I carried the hopper, full of ice, through the wool blanket that separated the sleeping area from the lab. The clock on the wall said eight. Starlight shone t
hrough the seams of my hut. The black box and the hard drive were on the workbench, where I’d left them before I’d gone to bed, around five. The hard drive, I’d discovered, was blank. Scattered about were all the tools I’d used to test the black box: gausser/degausser, car battery, jumper cables, acid bath, sledge. There was the jammer that I’d used to radiate the black box, hoping to elicit some response. All of those tests were negative.
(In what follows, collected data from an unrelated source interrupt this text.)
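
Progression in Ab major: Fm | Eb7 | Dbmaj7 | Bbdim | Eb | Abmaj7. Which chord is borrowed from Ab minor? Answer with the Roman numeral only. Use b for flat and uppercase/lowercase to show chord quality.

The diatonic triads in Ab major are Ab, Bbm, Cm, Db, Eb, Fm, Gdim. Of the given chords, Fm, Eb7, Dbmaj7, Eb and Abmaj7 are diatonic. Bbdim (Bb–Db–Fb) is not: scale degree 2 in Ab major carries Bbm (ii). In Ab minor the chord on that degree is Bbdim, so here it functions as ii°, borrowed from the parallel minor.

ii°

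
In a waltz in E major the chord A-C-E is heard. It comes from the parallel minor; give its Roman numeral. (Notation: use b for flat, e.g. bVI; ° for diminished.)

A is scale degree 4 in E major. The diatonic chord on degree 4 would be A (IV), but A–C–E is the minor chord from E minor. As a borrowed chord it is labeled iv.

iv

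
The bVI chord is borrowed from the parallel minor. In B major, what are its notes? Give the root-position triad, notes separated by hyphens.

G-B-D

Scale degree 6 in B major is G#. bVI uses the lowered form, G, taken from B minor. Building the major chord from the parallel minor on G: G–B–D.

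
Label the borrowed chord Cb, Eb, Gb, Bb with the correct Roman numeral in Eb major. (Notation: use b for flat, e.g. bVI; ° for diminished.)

bVImaj7

In Eb major scale degree 6 is C; Cb is its lowered form, from Eb minor. The diatonic chord on degree 6 would be Cm (vi), but Cb–Eb–Gb–Bb is the major-seventh chord from Eb minor. As a borrowed chord it is labeled bVImaj7.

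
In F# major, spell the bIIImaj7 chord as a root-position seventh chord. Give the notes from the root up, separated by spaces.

A C# E G#

Scale degree 3 in F# major is A#. bIIImaj7 uses the lowered form, A, taken from F# minor. In F# minor the chord on A is A–C#–E–G#.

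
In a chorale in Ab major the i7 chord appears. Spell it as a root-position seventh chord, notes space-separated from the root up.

The root, Ab, is scale degree 1 — the same note in Ab major and Ab minor; only the chord quality changes. Stacking thirds in Ab minor on Ab gives Ab–Cb–Eb–Gb.

Ab Cb Eb Gb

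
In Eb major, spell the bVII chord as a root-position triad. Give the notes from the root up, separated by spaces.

bVII is built on the lowered scale degree 7. In Eb major degree 7 is D; lowered it becomes Db. In Eb minor the chord on Db is Db–F–Ab.

Db F Ab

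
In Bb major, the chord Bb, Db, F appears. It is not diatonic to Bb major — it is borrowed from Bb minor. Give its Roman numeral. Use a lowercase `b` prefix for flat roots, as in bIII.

i

Bb is scale degree 1 in Bb major. The diatonic chord on degree 1 would be Bb (I), but Bb–Db–F is the minor chord from Bb minor. As a borrowed chord it is labeled i.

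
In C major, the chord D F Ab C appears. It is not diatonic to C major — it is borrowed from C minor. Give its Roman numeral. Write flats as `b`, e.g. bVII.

iiø7

The root D is the diatonic 2nd degree of C major; the borrowing shows in the chord quality. D–F–Ab–C is a half-diminished-seventh chord — the form found in C minor, not the diatonic ii (Dm). Borrowed into C major it is written iiø7.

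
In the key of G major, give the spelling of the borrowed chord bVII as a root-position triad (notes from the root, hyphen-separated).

The root of bVII is the lowered 7th degree: F# becomes F. Building the major chord from the parallel minor on F: F–A–C.

F-A-C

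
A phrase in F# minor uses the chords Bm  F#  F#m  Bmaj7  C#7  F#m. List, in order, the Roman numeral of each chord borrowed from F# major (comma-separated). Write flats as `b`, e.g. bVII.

The diatonic triads in F# minor (with V from harmonic minor) are F#m, G#dim, A, Bm, C#, D, E. Bm, F#m and C#7 are all diatonic. F# (F#–A#–C#) is not: scale degree 1 in F# minor carries F#m (i). In F# major the chord on that degree is F#, so here it functions as I, borrowed from the parallel major. Bmaj7 (B–D#–F#–A#) doesn't fit — on degree 4 F# minor would have Bm (iv). Bmaj7 is the degree-4 chord of F# major, so it is the borrowed IVmaj7.

I, IVmaj7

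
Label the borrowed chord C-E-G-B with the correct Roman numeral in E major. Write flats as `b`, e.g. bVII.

C is the lowered form of scale degree 6 in E major (the diatonic degree 6 is C#). The diatonic chord on degree 6 would be C#m (vi), but C–E–G–B is the major-seventh chord from E minor. As a borrowed chord it is labeled bVImaj7.

bVImaj7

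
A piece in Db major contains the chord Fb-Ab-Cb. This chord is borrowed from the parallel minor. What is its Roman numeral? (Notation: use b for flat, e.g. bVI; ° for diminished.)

bIII

In Db major scale degree 3 is F; Fb is its lowered form, from Db minor. The diatonic chord on degree 3 would be Fm (iii), but Fb–Ab–Cb is the major chord from Db minor. As a borrowed chord it is labeled bIII.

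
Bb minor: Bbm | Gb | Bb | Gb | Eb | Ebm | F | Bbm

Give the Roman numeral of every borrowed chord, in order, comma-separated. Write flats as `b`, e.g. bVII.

In Bb minor (with V from harmonic minor) the diatonic chords are Bbm, Cdim, Db, Ebm, F, Gb, Ab. Bbm, Gb, Ebm and F are all diatonic. But Bb (Bb–D–F) is foreign: the diatonic i on degree 1 is Bbm, whereas Bb comes from Bb major. It is labeled I. Eb (Eb–G–Bb) is not: scale degree 4 in Bb minor carries Ebm (iv). In Bb major the chord on that degree is Eb, so here it functions as IV, borrowed from the parallel major.

I, IV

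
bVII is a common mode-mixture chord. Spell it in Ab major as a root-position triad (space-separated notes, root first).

Scale degree 7 in Ab major is G. bVII uses the lowered form, Gb, taken from Ab minor. Building the major chord from the parallel minor on Gb: Gb–Bb–Db.

Gb Bb Db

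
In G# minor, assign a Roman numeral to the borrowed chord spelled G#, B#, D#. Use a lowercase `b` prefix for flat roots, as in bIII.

G# is scale degree 1 in G# minor. The diatonic chord on degree 1 would be G#m (i), but G#–B#–D# is the major chord from G# major. As a borrowed chord it is labeled I.

I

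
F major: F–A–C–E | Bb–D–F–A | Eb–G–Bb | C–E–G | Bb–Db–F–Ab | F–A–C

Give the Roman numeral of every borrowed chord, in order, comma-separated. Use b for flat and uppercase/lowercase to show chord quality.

bVII, iv7

F major has the diatonic set F, Gm, Am, Bb, C, Dm, Edim. Of the given chords, F–A–C–E = Fmaj7, Bb–D–F–A = Bbmaj7, C–E–G = C and F–A–C = F are diatonic. Eb–G–Bb doesn't fit — on degree 7 F major would have Edim (vii°). Eb is the degree-7 chord of F minor, so it is the borrowed bVII. Bb–Db–F–Ab is not: scale degree 4 in F major carries Bb (IV). In F minor the chord on that degree is Bbm7, so here it functions as iv7, borrowed from the parallel minor.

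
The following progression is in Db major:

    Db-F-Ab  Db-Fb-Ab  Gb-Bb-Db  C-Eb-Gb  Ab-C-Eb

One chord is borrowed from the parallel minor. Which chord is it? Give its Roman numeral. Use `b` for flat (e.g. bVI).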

Now I carried the hopper outside, under the clear night sky. The tiniest sliver of the waxing moon was visible. Gemini, Taurus, and Canis Major all looped around Orion, whom the Milky Way cradled in one arm. I dumped the ice on the ground by my steps.
R.H. hollered, “Hey!”
I walked across the road to where R.H. stood, behind the fence of the exercise yard. On the far side of the yard, detainees were lined up hip to hip. They walked slowly backward while combing the sand with their fingers. The boy was in the middle of the line. I watched him stand up to examine a rock that he’d discovered. He held it close to his face while turning it over.
“What’d you find out?” R.H. asked.
“Nothing,” I said.
“Nothing?”
I didn’t think it was worth explaining my theory: that aliens had sent the black box to earth as a listening device, and the boy had just happened to stumble across it.